UPDATE: Linked by Paul Anka Instapundit, and please also see my sentimental tribute to Ace of Spades at the Green Room. And while I have no regrets about my political choices in 2008, that’s not the same as having no regrets.

(Regrets? I’ve had a few, but then again . . .)

UPDATE II: Dan Collins is a genius, and also has some interesting arguments on ObamaCare. Everyone who cares about the future of the Republican Party the conservative cause America the world the universe should commit to memory every priceless word that Dan Collins writes.

UPDATE III: Dr. Melissa Clouthier:

Well, we’re not being screwed, these days. We’re being freaking gang-raped. . . . Does anyone really believe that a John McCain presidency would have sold out the country to the Unions? Does anyone really believe we’d have to be beating back the biggest power grab by the federal government ever?

Yes, and how did this happen? Because I voted for Bob Barr in Maryland? I think not. The GOP nominated as its presidential candidate the only candidate in the primary field for whom I could not vote. (S. 2611.) The most electable candidate in the Republican field, Mitt Romney, quit two days after Super Tuesday.
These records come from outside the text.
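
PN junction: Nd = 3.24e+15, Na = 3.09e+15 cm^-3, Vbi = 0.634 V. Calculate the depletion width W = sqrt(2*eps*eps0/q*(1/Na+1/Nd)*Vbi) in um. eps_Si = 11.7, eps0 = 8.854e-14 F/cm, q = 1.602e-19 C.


Step 1: 1/Na + 1/Nd = 1/3.09e+15 + 1/3.24e+15 = 6.32267e-16
Step 2: 2*eps*eps0/q = 2*11.7*8.854e-14/1.602e-19 = 1.293281e+07
Step 3: W^2 = 1.293281e+07 * 6.32267e-16 * 0.634 = 5.18421e-09
Step 4: W = sqrt(5.18421e-09) = 7.200e-05 cm = 0.72 um

0.72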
When the Republican Party nominates a guaranteed loser who — surprise! — loses, how is this result to be blamed on those who opposed the nomination, who specifically, accurately and concisely predicted what events would happen? I predicted it on Super Tuesday, and you may read “Bill Kristol & the Idiocy of Hope” — from Monday, Nov. 3 — and be assured that I have no regrets about that post, either.

How many times do I have to repeat myself? If you volunteer to be a doormat, don’t complain about the footprints on your back.
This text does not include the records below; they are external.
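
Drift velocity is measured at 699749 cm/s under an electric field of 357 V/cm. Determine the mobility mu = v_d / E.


Step 1: mu = v_d / E
Step 2: mu = 699749 / 357
Step 3: mu = 1960.08 cm^2/(V*s)

1960.08


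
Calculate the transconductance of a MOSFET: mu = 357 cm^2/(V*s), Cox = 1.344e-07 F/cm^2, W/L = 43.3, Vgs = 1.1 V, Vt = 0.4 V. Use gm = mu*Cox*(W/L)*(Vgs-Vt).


Step 1: Vov = Vgs - Vt = 1.1 - 0.4 = 0.7 V
Step 2: gm = mu * Cox * (W/L) * Vov
Step 3: gm = 357 * 1.344e-07 * 43.3 * 0.7 = 1.45e-03 S

1.45e-03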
If the Republican Party can nominate Bozo the Clown with the calm certainty that, on the day before the election, Bill Kristol, Fred Barnes and Sean Hannity will be lecturing conservatives about how important it is that they vote for Bozo — “That clown is a Great American! He’s pulled to within the margin of error in Idaho!” — whose fault is it that the GOP gets its ass kicked and nobody takes the conservative movement seriously?

Obama, Pelosi and Reid are running roughshod over the Constitution, and this is to be blamed on me?

Fine. It’s all my fault. Blame me. Or Sarah Palin. Or Rush Limbaugh. Take your pick. Since it seems absolutely essential to some people that the clueless GOP hacks who orchestrated this disaster never be held accountable for their errors, please don’t let me me disturb the search for a convenient scapegoat.

But why keep searching? It was me. Mea culpa.

Whatever you do, don’t blame John McCain, or any of the idiots at GOP-HQ who squandered $792 million on the 2008 Republican campaign — hey, let’s hire the Dynamic Duck Duo! — because if you blame them, somebody might accuse you of trying to be “morally superior.”

UPDATE IV: OK, excuse the outburst. I’m just tired, is all. Everybody knows exactly what needs to be done. Except me. I’m the only person in the entire conservative blogosphere who doesn’t know anything about politics, or media, or campaigns.

So whatever you do, ignore me — until it’s time to blame me.